If you look at the relationship I found for finding roots Rational Series for Positive Integer Root of $x>1$ then it seems the number multiplying n to produce the binomial coefficients should be one less; that is for $\Phi_2$ it should be 2 instead of 3.

However if the above polynomials are each multiplied by $(x-1)$ then by rearrangement we can arrive at a remarkable sequence of self-similar formulae of the form

$$\frac{1}{\Phi_r}=\left(\frac{2}{\Phi_r}-1\right)^{1/(r+1)}$$

I am not sure this is the right way to proceed, but it is an interesting pattern nevertheless.

The Plot Thickens

Contrary to what I was saying above the sequence below seems to hold numerically as well

$$\sum_{n=0}^\infty \binom{rn}{n}\frac{1}{((r-1)n+1)\,2^{rn+1}(\Phi_r)^n}=\frac1{\Phi_r}$$

For the first formula in the sequence we have numerically

$$\sum_{n=0}^\infty \binom{2n}{n}\frac{1}{(n+1)\,2^{2n+1}x^n}=\frac{1}{1+\sqrt{\frac{x-1}{x}}}$$

Answer 2

Note that $\frac{1}{kn+1}\binom{(k+1)n}{n}$ is the number of $(k+1)$-ary trees on $n$ vertices. Let $T_{k+1}$ be the ordinary generating function for the class of $(k+1)$-ary trees.
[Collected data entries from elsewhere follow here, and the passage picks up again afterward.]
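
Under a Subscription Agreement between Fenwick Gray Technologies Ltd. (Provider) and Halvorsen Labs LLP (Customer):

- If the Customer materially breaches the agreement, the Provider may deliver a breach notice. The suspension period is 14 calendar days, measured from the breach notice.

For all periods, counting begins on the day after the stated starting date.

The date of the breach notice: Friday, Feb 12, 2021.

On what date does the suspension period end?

The last day of the suspension period: 14 calendar days after Feb 12, 2021 is Feb 26, 2021.

Feb 26, 2021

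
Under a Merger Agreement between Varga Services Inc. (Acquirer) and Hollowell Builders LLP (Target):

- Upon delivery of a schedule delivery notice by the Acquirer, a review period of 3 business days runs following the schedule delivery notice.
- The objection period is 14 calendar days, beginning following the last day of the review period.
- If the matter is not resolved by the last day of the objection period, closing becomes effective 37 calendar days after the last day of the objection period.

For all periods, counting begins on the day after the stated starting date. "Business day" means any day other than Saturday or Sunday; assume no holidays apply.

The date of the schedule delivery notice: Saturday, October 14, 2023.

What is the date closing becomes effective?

December 8, 2023

The last day of the review period: counting 3 business days from Saturday, October 14, 2023 (Oct 16, Oct 17, Oct 18, skipping weekends) reaches Wednesday, October 18, 2023.
The last day of the objection period: October 18, 2023 + 14 days = November 1, 2023.
The date closing becomes effective: November 1, 2023 + 37 days = December 8, 2023.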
Then $T_{k+1}$ satisfies the equation $$ T_{k+1}(z)=1+zT_{k+1}^{k+1}(z). $$ Let $a=\frac{1}{2}T_{k+1}\left(\frac{1}{2^{k+1}}\right)$, then we need to prove that $\frac{1}{a}=\Phi_k$. From the functional equation, we have $$ 2a=1+\frac{1}{2^{k+1}}(2a)^{k+1}=1+a^{k+1}, $$ so $a$ satisfies the equation $$ 1-2x+x^{k+1}=0, $$ and thus $\frac{1}{a}$ satisfies $$ x^{k+1}-2x^k+1=(x-1)(x^k-x^{k-1}-\dots-x-1)=0. $$ We will leave the argument that $0<a<1$ for $k\ge 2$ to the reader. Then $\frac{1}{a}$ is a root of the equation $\phi_k(x)=x^k-x^{k-1}-\dots-x-1=0$. From Proposition 1 on p. 6 of this paper, we see that $\phi_k(x)$ has a unique root greater than $1$, so $a$ is uniquely determined by this polynomial. However, $\Phi_k$ is also the unique root greater than $1$ of $\phi_k(x)$, so $\frac{1}{a}=\Phi_k$.

Perhaps, it would be interesting to interpret both sides probabilistically. A few years ago, I think I have actually heard of that problem for $k=1$, where the sum is $1$, but I'm not sure it's still open or not.